Alan Zaslavsky (zaslavsk@hcp.med.harvard.edu)
Mon, 19 Jan 1998 08:36:01 -0500 (EST)


> From: Brett Presnell <presnell@maths.anu.edu.au>
.
.
.
> This in turn is caused because paste() is eating the "\" in "\.":
>
> > paste("(","^S\.",")",sep="",collapse="|")
> [1] "(^S.)"
>
> Actually, I suppose the S parser is eating the "\" before it ever gets
> to paste(). Something about this seems like a bug to me, but I'm not
> always sure what I should expect from character operations in S. Note
> that S eats the "\" in "\.","\*","\^","\$","\(","\)","\[", and "\]",
> but not in "\\". Maybe if I just remember that at all times I'll be
> right.
.
.
.

What is going on here is not exactly what it appears, because of the
conventions that S uses in printing character strings. In parsing a
string, the backslash ("\") is an escape character The escape is used,
in particular, to indicate an octal representation of a character or to
indicate some other special characters such as newline="\n", etc. The
backslash appearing before an ordinary character other letters
"escapes" the letter but when the letter has no special meaning, the
backslash has no effect. Therefore to include the backslash in a
string, it must itself be escaped.

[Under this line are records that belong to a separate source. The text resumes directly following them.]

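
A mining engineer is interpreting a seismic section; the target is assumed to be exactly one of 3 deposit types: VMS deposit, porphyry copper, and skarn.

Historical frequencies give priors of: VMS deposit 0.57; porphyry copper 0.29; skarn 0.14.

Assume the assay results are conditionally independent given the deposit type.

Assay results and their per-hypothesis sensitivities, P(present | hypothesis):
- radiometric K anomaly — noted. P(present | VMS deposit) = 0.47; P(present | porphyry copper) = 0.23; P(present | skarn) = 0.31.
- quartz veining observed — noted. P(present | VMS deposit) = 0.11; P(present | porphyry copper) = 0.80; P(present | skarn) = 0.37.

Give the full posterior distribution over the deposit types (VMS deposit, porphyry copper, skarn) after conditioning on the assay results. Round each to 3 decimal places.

0.298, 0.540, 0.162

Multiply each prior by the joint likelihood of the assay result pattern:
  VMS deposit: 0.57 × 0.47 × 0.11 = 0.029469
  porphyry copper: 0.29 × 0.23 × 0.80 = 0.05336
  skarn: 0.14 × 0.31 × 0.37 = 0.016058
The unnormalized weights sum to 0.098887.
P(VMS deposit | evidence) = 0.029469 / 0.098887 ≈ 0.298
P(porphyry copper | evidence) = 0.05336 / 0.098887 ≈ 0.540
P(skarn | evidence) = 0.016058 / 0.098887 ≈ 0.162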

See following examples:

> "\a" ## backslash escape has no effect
[1] "a"
> "\153" ## backslash for octal representation (happens to be a letter)
[1] "k"
> "\." ## no effect
[1] "."
> "\\" ## backslash escape for a backslash
[1] "\\"
> "\n" ## backslash combination for newline
[1] "\n"

The last two seem odd, but only because the S print() function follows
the same rules as the input parser, and puts the escape backslash back
in front of the backslash! We can easily verify that this is really a
single character string:

> nchar("\\")
[1] 1
> nchar("\n")
[1] 1

and outputting such strings other than with something using "print" (in
particular, with cat()) gives the correct internal string:

> print("abcd\\efg\nhi\tjk\n")
[1] "abcd\\efg\nhi\tjk\n"
> cat("abcd\\efg\nhi\tjk\n")
abcd\efg
hi jk

In your case you want a backslash before the . in the pattern to force
grep to match the . character rather than . as a wildcard for any character.
To represent that \ in the command, you need to escape it, hence
"SP\\."